Higher the number of customers of a third-party on an exchange that uses a standardized assessment framework, chances are higher that everyone benefits in terms of all Three Objectives. For example, risk mitigation pursued with a third-party by one of the customers is going to save costs associated with remediation pursuit effort for other customers.
Customers should encourage their third-parties to join the exchanges as well in the interest of them (third-parties’) accomplishing their own Three Objectives.
Third-parties are just as important as customers in the TPRM ecosystem. After all, the foremost objective of TPRM programs is to identify or detect risks at third-parties and have them mitigate those risks in a timely manner. It is important, therefore, that TPRM strategies work just as well for third-parties just as they do for customers.
We have the two specific recommendations for third-parties.
A sound security framework is critical for third-parties to achieve the Three Objectives from their perspective. We would recommend the same criteria for the framework as we suggested for the assessment content in the Customer section above. The criteria will allow third-parties to not only design, implement and maintain a sound security program but also demonstrate it to their customers effectively.
Similar to our recommendation in the previous section for customers and for the same reasons, we would recommend third-parties join one or more TPRM exchanges.
Proactive reporting of changes in a third-party’s environment or changes in security posture can go a long way in helping build trust with customers. Such reporting will also help render necessary urgency and focus on risk management internally, benefiting the third party’s internal security program.
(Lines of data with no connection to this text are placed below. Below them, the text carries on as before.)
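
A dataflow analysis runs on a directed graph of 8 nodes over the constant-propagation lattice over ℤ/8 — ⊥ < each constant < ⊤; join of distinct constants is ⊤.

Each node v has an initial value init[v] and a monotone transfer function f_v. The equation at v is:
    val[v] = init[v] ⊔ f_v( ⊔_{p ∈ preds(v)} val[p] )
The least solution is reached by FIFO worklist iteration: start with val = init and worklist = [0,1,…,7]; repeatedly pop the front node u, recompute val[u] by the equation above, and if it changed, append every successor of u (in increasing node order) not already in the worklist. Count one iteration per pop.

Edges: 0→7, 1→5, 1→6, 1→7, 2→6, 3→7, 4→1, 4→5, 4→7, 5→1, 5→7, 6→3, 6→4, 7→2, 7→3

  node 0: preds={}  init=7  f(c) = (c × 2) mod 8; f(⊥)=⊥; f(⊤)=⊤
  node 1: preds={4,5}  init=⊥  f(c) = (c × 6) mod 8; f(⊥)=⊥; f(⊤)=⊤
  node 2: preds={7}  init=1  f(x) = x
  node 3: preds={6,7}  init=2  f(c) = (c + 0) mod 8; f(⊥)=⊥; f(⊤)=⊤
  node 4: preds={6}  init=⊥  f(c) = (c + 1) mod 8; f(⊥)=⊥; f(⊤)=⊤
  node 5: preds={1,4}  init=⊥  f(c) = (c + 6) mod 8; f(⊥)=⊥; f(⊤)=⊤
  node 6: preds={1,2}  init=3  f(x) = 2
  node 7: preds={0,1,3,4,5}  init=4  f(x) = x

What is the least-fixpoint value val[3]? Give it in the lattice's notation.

Trace (16 dequeues):
  [1] u=0 | in ⊥ | out 7 | ==
  [2] u=1 | in ⊥ | out ⊥ | ==
  [3] u=2 | in 4 | out ⊤ | prev 1 | push {}
  [4] u=3 | in ⊤ | out ⊤ | prev 2 | push {}
  [5] u=4 | in 3 | out 4 | prev ⊥ | push {1}
  [6] u=5 | in 4 | out 2 | prev ⊥ | push {}
  [7] u=6 | in ⊤ | out ⊤ | prev 3 | push {3,4}
  [8] u=7 | in ⊤ | out ⊤ | prev 4 | push {2}
  [9] u=1 | in ⊤ | out ⊤ | prev ⊥ | push {5,6,7}
  [10] u=3 | in ⊤ | out ⊤ | ==
  [11] u=4 | in ⊤ | out ⊤ | prev 4 | push {1}
  [12] u=2 | in ⊤ | out ⊤ | ==
  [13] u=5 | in ⊤ | out ⊤ | prev 2 | push {}
  [14] u=6 | in ⊤ | out ⊤ | ==
  [15] u=7 | in ⊤ | out ⊤ | ==
  [16] u=1 | in ⊤ | out ⊤ | ==

Converged values:
  [0] 7
  [1] ⊤
  [2] ⊤
  [3] ⊤
  [4] ⊤
  [5] ⊤
  [6] ⊤
  [7] ⊤

⊤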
TPRM Solution Vendors and ISACs
TPRM solution vendors and ISACs have a critical role to play in helping customers and third-parties achieve the “Three Objectives”.
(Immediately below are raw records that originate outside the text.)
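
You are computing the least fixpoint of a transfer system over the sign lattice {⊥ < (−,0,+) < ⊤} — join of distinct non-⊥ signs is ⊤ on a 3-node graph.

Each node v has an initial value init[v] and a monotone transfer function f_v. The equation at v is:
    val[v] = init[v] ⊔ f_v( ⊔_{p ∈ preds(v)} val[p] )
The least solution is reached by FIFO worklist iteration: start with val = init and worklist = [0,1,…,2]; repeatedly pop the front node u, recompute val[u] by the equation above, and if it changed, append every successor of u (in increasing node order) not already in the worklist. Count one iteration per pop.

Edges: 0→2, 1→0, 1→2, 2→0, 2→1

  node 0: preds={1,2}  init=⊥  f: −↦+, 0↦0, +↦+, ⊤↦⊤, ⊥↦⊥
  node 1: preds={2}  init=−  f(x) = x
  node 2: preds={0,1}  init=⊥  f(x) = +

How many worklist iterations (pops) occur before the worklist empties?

Trace (7 dequeues):
  [1] u=0 | in − | out + | prev ⊥ | push {}
  [2] u=1 | in ⊥ | out − | ==
  [3] u=2 | in ⊤ | out + | prev ⊥ | push {0,1}
  [4] u=0 | in ⊤ | out ⊤ | prev + | push {2}
  [5] u=1 | in + | out ⊤ | prev − | push {0}
  [6] u=2 | in ⊤ | out + | ==
  [7] u=0 | in ⊤ | out ⊤ | ==

Converged values:
  [0] ⊤
  [1] ⊤
  [2] +

7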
While a constant innovation mindset and approach will help the vendors stand out from the crowded competition, we have two specific recommendations we think will help the customers and third-parties that are among their clients.
As highlighted previously for customers as well as third-parties, selecting a suitable and standardized security framework will deliver significant benefits in the form of achieving the “Three Objectives”. We think the ISACs can play a very important role in influencing and directing the adoption of such a framework among their member organizations – both customers and third-parties.
TPRM solution vendors should also make suitable enhancements in their solutions to help increase adoption and use of such TPRM security frameworks.
As highlighted in the previous post in this series, the disparate nature of vendor hosted TPRM exchanges limits the “network effect” potential of these exchanges. We think vendor exchanges can overcome this problem by adopting a standardized security framework (or at least develop robust mapping in controls in the case of dissimilar frameworks between two exchanges) and developing capabilities to allow for seamless sharing of assessment content between different exchanges. This will deliver significant improvements for both customers and their third-parties in achieving the Three Objectives.
[i] We use the simplistic convention – Risk = Impact x Likelihood – for the purpose of discussion in this post.